Yıl içerisinde basın ve ifade özgürlüğüne yönelik en büyük darbelerden biri de iktidar tarafından  “Dezenformasyon yasası” olarak ortaya atılan “Sansür yasası” ile birlikte vuruldu. Önceki yasama yılında Meclis’e sunulan yasa tasarısı basın meslek örgütlerinin tepkilerini dindirmek amacıyla bu yasama yılına alındı. Muhalefet partileri ve meslek örgütlerinin tüm tepkilerine rağmen tasarının tüm maddeleri onaylanarak yasallaştı. Sözde dezenformasyonu engellemek adına yapılan bu düzenleme ile iktidarın söylemleri dışında tüm haberlerin yargılama konusu yapılmasının yasal kılıfa büründürüldüğü bu düzenlemeyle sadece gazeteciler değil toplumun tamamı hedef alındı. Basına yönelik baskılarla birlikte alternatif bir mecraya dönüşen sanal medya platformları da bu yasa ile birlikte hedef alınmış oldu. Burada yapılacak her bir paylaşımın dava konusu olma durumu yasallaştı. Son yıllarda açığa çıkması istenmeyen her bir haber ve twit paylaşımının “örgüt propagandası” olarak kabul edildiği bir ortamda bu yasa ile birlikte açılan dava sayıları katlandı. Yıl içerisinde 56 internet sitesi kapatılırken bin 109 habere ve 2 bin 210 sanal medya içeriğine erişim engeli getirildi. Taksim patlamasıyla birlikte hiçbir yasal dayanağı olmamasına rağmen internette bant daraltmasına gidilerek sanal medya hesaplarına ve internet sitelerine erişim engellendi. Sözde yanlış ve kötü görüntülerin yayılmasını engellemek adına yapılan bu uygulamayla gerçeklerin halktan gizlenmek istendiği gün gibi açığa çıktı. Patlamaya ve faile dair iktidar tarafından ortaya atılan her bir iddianın farklı şekillerde çürütülmesiyle birlikte bant daraltmayla yapılmak istenin sansür olduğu ortaya çıktı.
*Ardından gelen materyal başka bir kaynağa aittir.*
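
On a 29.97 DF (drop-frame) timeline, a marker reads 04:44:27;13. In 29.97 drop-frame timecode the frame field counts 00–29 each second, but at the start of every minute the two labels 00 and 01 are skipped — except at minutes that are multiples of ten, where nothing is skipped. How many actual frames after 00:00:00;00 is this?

511511

As if non-drop at 30 labels/s: (4 × 3600 + 44 × 60 + 27) × 30 + 13 = 512023.
Minute boundaries passed: 284; those not divisible by 10: 284 − 28 = 256; dropped labels = 2 × 256 = 512.
Actual frame index = 512023 − 512 = 511511.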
2022 yılında da gazeteciler mesailerinin büyük bölümünü adliyede geçirdi. 68 gazeteci hakkında soruşturma açılırken bunlardan 65’i davaya dönüştü. 810 gazeteciye dair devam eden yargılamalarda 76 gazeteciye ceza verildi. Bu yargılarda gazetecilere toplamda 1 müebbet 181 yıl, 6 ay 22 gün hapis, 8 milyon 105 bin 707 TL para cezası verildi.

Türkiye'de tek Kürtçe yayın yapan Xwebûn gazetesi yıl içerisinde birçok kez hakkında toplatma kararı bulunmamasına rağmen dağıtımı engellendi. Birçok sayısına el konulan gazeteyi taşıyan firma sahipleri de tehdit edildi.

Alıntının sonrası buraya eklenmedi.